Τετάρτη 30 Νοεμβρίου 2011

Eurozone crisis: why the Fed should buy Italian bonds


The US Federal Reserve
The US Federal Reserve has helped keep the US economy moving by 'quantitative easing' – buying US bonds. Photograph: Matthew Cavanaugh/EPA
The economic news out of the eurozone is getting worse every day, and so is the contagion to the rest of the world. The OECD (Organisation for Economic Cooperation and Development), the club of 34 mostly high-income countries, has now lowered its projection for eurozone growth for 2012 from 2% (in May) to just 0.2%. According to their report, the 17-member eurozone economy already "appears to be in a mild recession". For the US, the forecast for next year was lowered from 3% to 2.1%.
Forecasts for China, India and Brazil have also been lowered significantly since May. From Asia to Latin America, the problems of the eurozone are reverberating as international banks contract credit, big investment projects are cancelled or postponed, stock markets and real estate prices fall, and investor and consumer confidence drops. And these poor OECD projections assume that Europe "muddles through" its currentfinancial crisis without any significant financial disaster. But as the eurozone economy worsens, this assumption gets increasingly less tenable.

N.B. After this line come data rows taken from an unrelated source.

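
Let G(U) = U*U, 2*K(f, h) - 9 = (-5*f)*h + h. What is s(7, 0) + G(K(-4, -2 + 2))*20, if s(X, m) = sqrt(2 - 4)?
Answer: 405 + I*sqrt(2) ≈ 405.0 + 1.4142*I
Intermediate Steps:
K(f, h) = 9/2 + h/2 - 5*f*h/2 (K(f, h) = 9/2 + ((-5*f)*h + h)/2 = 9/2 + (-5*f*h + h)/2 = 9/2 + (h - 5*f*h)/2 = 9/2 + (h/2 - 5*f*h/2) = 9/2 + h/2 - 5*f*h/2)
G(U) = U**2
s(X, m) = I*sqrt(2) (s(X, m) = sqrt(-2) = I*sqrt(2))
s(7, 0) + G(K(-4, -2 + 2))*20 = I*sqrt(2) + (9/2 + (-2 + 2)/2 - 5/2*(-4)*(-2 + 2))**2*20 = I*sqrt(2) + (9/2 + (1/2)*0 - 5/2*(-4)*0)**2*20 = I*sqrt(2) + (9/2 + 0 + 0)**2*20 = I*sqrt(2) + (9/2)**2*20 = I*sqrt(2) + (81/4)*20 = I*sqrt(2) + 405 = 405 + I*sqrt(2)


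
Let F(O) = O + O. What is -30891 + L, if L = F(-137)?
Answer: -31165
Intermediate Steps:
F(O) = 2*O
L = -274 (L = 2*(-137) = -274)
-30891 + L = -30891 - 274 = -31165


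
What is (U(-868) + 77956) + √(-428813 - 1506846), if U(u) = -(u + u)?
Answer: 79692 + I*√1935659 ≈ 79692.0 + 1391.3*I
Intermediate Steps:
U(u) = -2*u
(U(-868) + 77956) + √(-428813 - 1506846) = (-2*(-868) + 77956) + √(-428813 - 1506846) = (1736 + 77956) + √(-1935659) = 79692 + I*√1935659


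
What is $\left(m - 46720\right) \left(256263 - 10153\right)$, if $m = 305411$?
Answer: $63666442010$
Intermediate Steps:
$\left(m - 46720\right) \left(256263 - 10153\right) = \left(305411 - 46720\right) \left(256263 - 10153\right) = 258691 \cdot 246110 = 63666442010$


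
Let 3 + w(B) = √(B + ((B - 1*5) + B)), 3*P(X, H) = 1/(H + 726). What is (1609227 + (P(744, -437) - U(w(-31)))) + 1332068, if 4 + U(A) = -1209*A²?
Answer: 2456816167/867 - 50778*I*√2 ≈ 2.8337e+6 - 71811.0*I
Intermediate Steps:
P(X, H) = 1/(3*(726 + H)) (P(X, H) = 1/(3*(H + 726)) = 1/(3*(726 + H)))
w(B) = -3 + √(-5 + 3*B) (w(B) = -3 + √(B + ((B - 1*5) + B)) = -3 + √(B + ((B - 5) + B)) = -3 + √(B + ((-5 + B) + B)) = -3 + √(B + (-5 + 2*B)) = -3 + √(-5 + 3*B))
U(A) = -4 - 1209*A²
(1609227 + (P(744, -437) - U(w(-31)))) + 1332068 = (1609227 + (1/(3*(726 - 437)) - (-4 - 1209*(-3 + √(-5 + 3*(-31)))²))) + 1332068 = (1609227 + ((⅓)/289 - (-4 - 1209*(-3 + √(-5 - 93))²))) + 1332068 = (1609227 + ((⅓)*(1/289) - (-4 - 1209*(-3 + √(-98))²))) + 1332068 = (1609227 + (1/867 - (-4 - 1209*(-3 + 7*I*√2)²))) + 1332068 = (1609227 + (1/867 + (4 + 1209*(-3 + 7*I*√2)²))) + 1332068 = (1609227 + (3469/867 + 1209*(-3 + 7*I*√2)²)) + 1332068 = (1395203278/867 + 1209*(-3 + 7*I*√2)²) + 1332068 = 2550106234/867 + 1209*(-3 + 7*I*√2)²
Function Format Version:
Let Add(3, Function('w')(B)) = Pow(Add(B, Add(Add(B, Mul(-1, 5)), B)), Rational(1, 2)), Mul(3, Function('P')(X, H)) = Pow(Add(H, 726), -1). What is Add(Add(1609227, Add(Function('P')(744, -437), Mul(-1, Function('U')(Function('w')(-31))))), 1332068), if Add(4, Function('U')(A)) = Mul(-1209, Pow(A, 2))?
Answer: Add(Rational(2456816167, 867), Mul(-50778, I, Pow(2, Rational(1, 2)))) ≈ Add(2.8337e+6, Mul(-71811., I))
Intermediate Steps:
Function('P')(X, H) = Mul(Rational(1, 3), Pow(Add(726, H), -1)) (Function('P')(X, H) = Mul(Rational(1, 3), Pow(Add(H, 726), -1)) = Mul(Rational(1, 3), Pow(Add(726, H), -1)))
Function('w')(B) = Add(-3, Pow(Add(-5, Mul(3, B)), Rational(1, 2))) (Function('w')(B) = Add(-3, Pow(Add(B, Add(Add(B, Mul(-1, 5)), B)), Rational(1, 2))) = Add(-3, Pow(Add(B, Add(Add(B, -5), B)), Rational(1, 2))) = Add(-3, Pow(Add(B, Add(Add(-5, B), B)), Rational(1, 2))) = Add(-3, Pow(Add(B, Add(-5, Mul(2, B))), Rational(1, 2))) = Add(-3, Pow(Add(-5, Mul(3, B)), Rational(1, 2))))
Function('U')(A) = Add(-4, Mul(-1209, Pow(A, 2)))
Add(Add(1609227, Add(Function('P')(744, -437), Mul(-1, Function('U')(Function('w')(-31))))), 1332068) = Add(Add(1609227, Add(Mul(Rational(1, 3), Pow(Add(726, -437), -1)), Mul(-1, Add(-4, Mul(-1209, Pow(Add(-3, Pow(Add(-5, Mul(3, -31)), Rational(1, 2))), 2)))))), 1332068) = Add(Add(1609227, Add(Mul(Rational(1, 3), Pow(289, -1)), Mul(-1, Add(-4, Mul(-1209, Pow(Add(-3, Pow(Add(-5, -93), Rational(1, 2))), 2)))))), 1332068) = Add(Add(1609227, Add(Mul(Rational(1, 3), Rational(1, 289)), Mul(-1, Add(-4, Mul(-1209, Pow(Add(-3, Pow(-98, Rational(1, 2))), 2)))))), 1332068) = Add(Add(1609227, Add(Rational(1, 867), Mul(-1, Add(-4, Mul(-1209, Pow(Add(-3, Mul(7, I, Pow(2, Rational(1, 2)))), 2)))))), 1332068) = Add(Add(1609227, Add(Rational(1, 867), Add(4, Mul(1209, Pow(Add(-3, Mul(7, I, Pow(2, Rational(1, 2)))), 2))))), 1332068) = Add(Add(1609227, Add(Rational(3469, 867), Mul(1209, Pow(Add(-3, Mul(7, I, Pow(2, Rational(1, 2)))), 2)))), 1332068) = Add(Add(Rational(1395203278, 867), Mul(1209, Pow(Add(-3, Mul(7, I, Pow(2, Rational(1, 2)))), 2))), 1332068) = Add(Rational(2550106234, 867), Mul(1209, Pow(Add(-3, Mul(7, I, Pow(2, Rational(1, 2)))), 2)))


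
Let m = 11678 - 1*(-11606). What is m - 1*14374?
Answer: 8910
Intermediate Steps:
m = 23284 (m = 11678 + 11606 = 23284)
m - 1*14374 = 23284 - 1*14374 = 23284 - 14374 = 8910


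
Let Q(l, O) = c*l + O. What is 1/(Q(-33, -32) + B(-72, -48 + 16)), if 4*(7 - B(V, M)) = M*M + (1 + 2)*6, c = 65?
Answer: -2/4861 ≈ -0.00041144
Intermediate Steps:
Q(l, O) = O + 65*l (Q(l, O) = 65*l + O = O + 65*l)
B(V, M) = 5/2 - M²/4 (B(V, M) = 7 - (M*M + (1 + 2)*6)/4 = 7 - (M² + 3*6)/4 = 7 - (M² + 18)/4 = 7 - (18 + M²)/4 = 7 + (-9/2 - M²/4) = 5/2 - M²/4)
1/(Q(-33, -32) + B(-72, -48 + 16)) = 1/((-32 + 65*(-33)) + (5/2 - (-48 + 16)²/4)) = 1/((-32 - 2145) + (5/2 - ¼*(-32)²)) = 1/(-2177 + (5/2 - ¼*1024)) = 1/(-2177 + (5/2 - 256)) = 1/(-2177 - 507/2) = 1/(-4861/2) = -2/4861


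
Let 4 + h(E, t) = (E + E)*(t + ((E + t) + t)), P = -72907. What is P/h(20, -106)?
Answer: 72907/11924 ≈ 6.1143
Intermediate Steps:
h(E, t) = -4 + 2*E*(E + 3*t) (h(E, t) = -4 + (E + E)*(t + ((E + t) + t)) = -4 + (2*E)*(t + (E + 2*t)) = -4 + (2*E)*(E + 3*t) = -4 + 2*E*(E + 3*t))
P/h(20, -106) = -72907/(-4 + 2*20**2 + 6*20*(-106)) = -72907/(-4 + 2*400 - 12720) = -72907/(-4 + 800 - 12720) = -72907/(-11924) = -72907*(-1/11924) = 72907/11924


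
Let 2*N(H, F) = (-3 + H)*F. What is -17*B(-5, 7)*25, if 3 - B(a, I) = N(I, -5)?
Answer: -5525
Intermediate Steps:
N(H, F) = F*(-3 + H)/2 (N(H, F) = ((-3 + H)*F)/2 = (F*(-3 + H))/2 = F*(-3 + H)/2)
B(a, I) = -9/2 + 5*I/2 (B(a, I) = 3 - (-5)*(-3 + I)/2 = 3 - (15/2 - 5*I/2) = 3 + (-15/2 + 5*I/2) = -9/2 + 5*I/2)
-17*B(-5, 7)*25 = -17*(-9/2 + (5/2)*7)*25 = -17*(-9/2 + 35/2)*25 = -17*13*25 = -221*25 = -5525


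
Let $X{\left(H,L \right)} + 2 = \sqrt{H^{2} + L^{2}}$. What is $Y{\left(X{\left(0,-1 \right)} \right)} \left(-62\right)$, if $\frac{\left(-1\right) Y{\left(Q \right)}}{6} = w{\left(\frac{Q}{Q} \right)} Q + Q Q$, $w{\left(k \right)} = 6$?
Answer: $-1860$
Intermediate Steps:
$X{\left(H,L \right)} = -2 + \sqrt{H^{2} + L^{2}}$
$Y{\left(Q \right)} = - 36 Q - 6 Q^{2}$ ($Y{\left(Q \right)} = - 6 \left(6 Q + Q Q\right) = - 6 \left(6 Q + Q^{2}\right) = - 6 \left(Q^{2} + 6 Q\right) = - 36 Q - 6 Q^{2}$)
$Y{\left(X{\left(0,-1 \right)} \right)} \left(-62\right) = - 6 \left(-2 + \sqrt{0^{2} + \left(-1\right)^{2}}\right) \left(6 - \left(2 - \sqrt{0^{2} + \left(-1\right)^{2}}\right)\right) \left(-62\right) = - 6 \left(-2 + \sqrt{0 + 1}\right) \left(6 - \left(2 - \sqrt{0 + 1}\right)\right) \left(-62\right) = - 6 \left(-2 + \sqrt{1}\right) \left(6 - \left(2 - \sqrt{1}\right)\right) \left(-62\right) = - 6 \left(-2 + 1\right) \left(6 + \left(-2 + 1\right)\right) \left(-62\right) = \left(-6\right) \left(-1\right) \left(6 - 1\right) \left(-62\right) = \left(-6\right) \left(-1\right) 5 \left(-62\right) = 30 \left(-62\right) = -1860$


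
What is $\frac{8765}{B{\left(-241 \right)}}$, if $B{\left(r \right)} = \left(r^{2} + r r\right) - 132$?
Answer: $\frac{1753}{23206} \approx 0.075541$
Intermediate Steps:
$B{\left(r \right)} = -132 + 2 r^{2}$ ($B{\left(r \right)} = \left(r^{2} + r^{2}\right) - 132 = 2 r^{2} - 132 = -132 + 2 r^{2}$)
$\frac{8765}{B{\left(-241 \right)}} = \frac{8765}{-132 + 2 \left(-241\right)^{2}} = \frac{8765}{-132 + 2 \cdot 58081} = \frac{8765}{-132 + 116162} = \frac{8765}{116030} = 8765 \cdot \frac{1}{116030} = \frac{1753}{23206}$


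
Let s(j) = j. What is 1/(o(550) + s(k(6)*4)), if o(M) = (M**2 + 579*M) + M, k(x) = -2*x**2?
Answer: 1/621212 ≈ 1.6098e-6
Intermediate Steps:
o(M) = M**2 + 580*M
1/(o(550) + s(k(6)*4)) = 1/(550*(580 + 550) - 2*6**2*4) = 1/(550*1130 - 2*36*4) = 1/(621500 - 72*4) = 1/(621500 - 288) = 1/621212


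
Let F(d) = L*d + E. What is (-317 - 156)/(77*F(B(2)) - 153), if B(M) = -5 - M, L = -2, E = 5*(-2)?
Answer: -473/155 ≈ -3.0516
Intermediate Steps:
E = -10
F(d) = -10 - 2*d (F(d) = -2*d - 10 = -10 - 2*d)
(-317 - 156)/(77*F(B(2)) - 153) = (-317 - 156)/(77*(-10 - 2*(-5 - 1*2)) - 153) = -473/(77*(-10 - 2*(-5 - 2)) - 153) = -473/(77*(-10 - 2*(-7)) - 153) = -473/(77*(-10 + 14) - 153) = -473/(77*4 - 153) = -473/(308 - 153) = -473/155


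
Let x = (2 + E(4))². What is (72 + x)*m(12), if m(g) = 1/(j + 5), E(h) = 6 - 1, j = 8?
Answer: 121/13 ≈ 9.3077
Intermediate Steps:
E(h) = 5
m(g) = 1/13 (m(g) = 1/(8 + 5) = 1/13)
x = 49 (x = (2 + 5)² = 7² = 49)
(72 + x)*m(12) = (72 + 49)*(1/13) = 121*(1/13) = 121/13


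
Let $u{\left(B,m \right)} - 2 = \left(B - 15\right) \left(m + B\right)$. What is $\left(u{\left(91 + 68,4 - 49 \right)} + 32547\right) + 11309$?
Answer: $60274$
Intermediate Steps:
$u{\left(B,m \right)} = 2 + \left(-15 + B\right) \left(B + m\right)$ ($u{\left(B,m \right)} = 2 + \left(B - 15\right) \left(m + B\right) = 2 + \left(-15 + B\right) \left(B + m\right)$)
$\left(u{\left(91 + 68,4 - 49 \right)} + 32547\right) + 11309 = \left(\left(2 + \left(91 + 68\right)^{2} - 15 \left(91 + 68\right) - 15 \left(4 - 49\right) + \left(91 + 68\right) \left(4 - 49\right)\right) + 32547\right) + 11309 = \left(\left(2 + 159^{2} - 2385 - 15 \left(4 - 49\right) + 159 \left(4 - 49\right)\right) + 32547\right) + 11309 = \left(\left(2 + 25281 - 2385 - -675 + 159 \left(-45\right)\right) + 32547\right) + 11309 = \left(\left(2 + 25281 - 2385 + 675 - 7155\right) + 32547\right) + 11309 = \left(16418 + 32547\right) + 11309 = 48965 + 11309 = 60274$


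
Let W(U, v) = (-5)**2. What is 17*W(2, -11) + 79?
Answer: 504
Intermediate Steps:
W(U, v) = 25
17*W(2, -11) + 79 = 17*25 + 79 = 425 + 79 = 504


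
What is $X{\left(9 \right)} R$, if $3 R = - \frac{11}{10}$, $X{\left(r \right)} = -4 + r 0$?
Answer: $\frac{22}{15} \approx 1.4667$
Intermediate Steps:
$X{\left(r \right)} = -4$ ($X{\left(r \right)} = -4 + 0 = -4$)
$R = - \frac{11}{30}$ ($R = \frac{\left(-11\right) \frac{1}{10}}{3} = \frac{1}{3} \left(- \frac{11}{10}\right) = - \frac{11}{30} \approx -0.36667$)
$X{\left(9 \right)} R = \left(-4\right) \left(- \frac{11}{30}\right) = \frac{22}{15}$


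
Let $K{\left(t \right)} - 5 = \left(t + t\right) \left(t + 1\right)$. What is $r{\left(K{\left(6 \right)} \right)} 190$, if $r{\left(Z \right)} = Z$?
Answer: $16910$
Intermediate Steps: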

The simplest solution to the crisis is for the European Central Bank(ECB) to buy enough of the Italian and Spanish debt – and, possibly, other eurozone countries' debt – to push down interest rates to a safe level. On Tuesday, Italy paid a record 7.89% yield for three-year bonds that it auctioned, well above the 7% level that was seen as a threshold for Greece, Ireland and Portugal to move from market financing to the International Monetary Fund (IMF) and European authorities. With lower borrowing costs, Italy and Spain would not be facing a "debt crisis".
In fact, this whole crisis and recession could have been prevented very easily if the European authorities had simply intervened to maintain low interest rates on the Greek debt a year and a half ago. It is possible that some restructuring might still have been necessary, but the cost would still have been very small relative to the available resources of the European authorities. Because they refused to do this, and, instead, shrunk the Greek economy, increased its debt burden and allowed its borrowing costs to skyrocket, the crisis spread to other, weaker countries of the eurozone, including Italy. And now capital – including American money market funds – is fleeing Europe's banking system, threatening a systemic financial crisis of unknowable proportions.
This failure to act – then and now – shows clearly that this is not a "debt crisis" at all, but rather a crisis of failed policies. Eurozone finance ministers met Tuesday, but failed again to come up with any credible solution that would stabilise the situation.
ECB intervention to stabilize eurozone bond markets is the most obvious, and possibly the only practical solution, for several reasons. First, it is the only institution that can move quickly to bring the situation under control at a moment in which we really don't know how far we are from a meltdown. Nobody anticipated that Germany, for example, would have trouble selling its bonds last week – there will be other unanticipated events that could possibly set off a panic at any time. Second, the ECB can buy the sovereign bonds of Italy or Spain at no cost to the European taxpayer. This is a serious issue, since the amounts of money involved could be large enough to present a political problem in Germany and other better-off eurozone countries.
Just as the US Federal Reserve has created $2.3tn since 2008 and used it to buy securities in the United States, the ECB could do the same in Europe where such buying is much more desperately needed. And just as there was no measurable effect on inflation in the United States, we would not expect any problem with inflation in Europe. Inflation in the eurozone is currently projected to fall to just 1.6% for next year.
The problem is that the ECB, and other European authorities led by the German government, are still playing the same game of brinkmanship that they have been playing for the past two years. They are more concerned to press austerity policies on the weaker eurozone countries than they are about tanking the European and global economy. They continue to see the crisis as an opportunity to force through unpopular "reforms" – such as cutting jobs and pensions, raising the retirement age, privatisations and reducing the size and scope of the welfare state.
They have already caused a recession in the eurozone and seem more than willing to let it deepen in order to get what they want. The big question now is whether their recklessness will bring on a new financial crisis that triggers a world recession.
Some of us have called for the Federal Reserve to intervene before this happens and do the ECB's job for it. The Fed has the capacity to do so, and like its prior quantitative easing in the US, this would be costless to the taxpayers. It might cause a bit of a political storm, but that would be a small price to pay to avoid another recession that would throw millions more people out of work – in the United States, Europe and much of the world.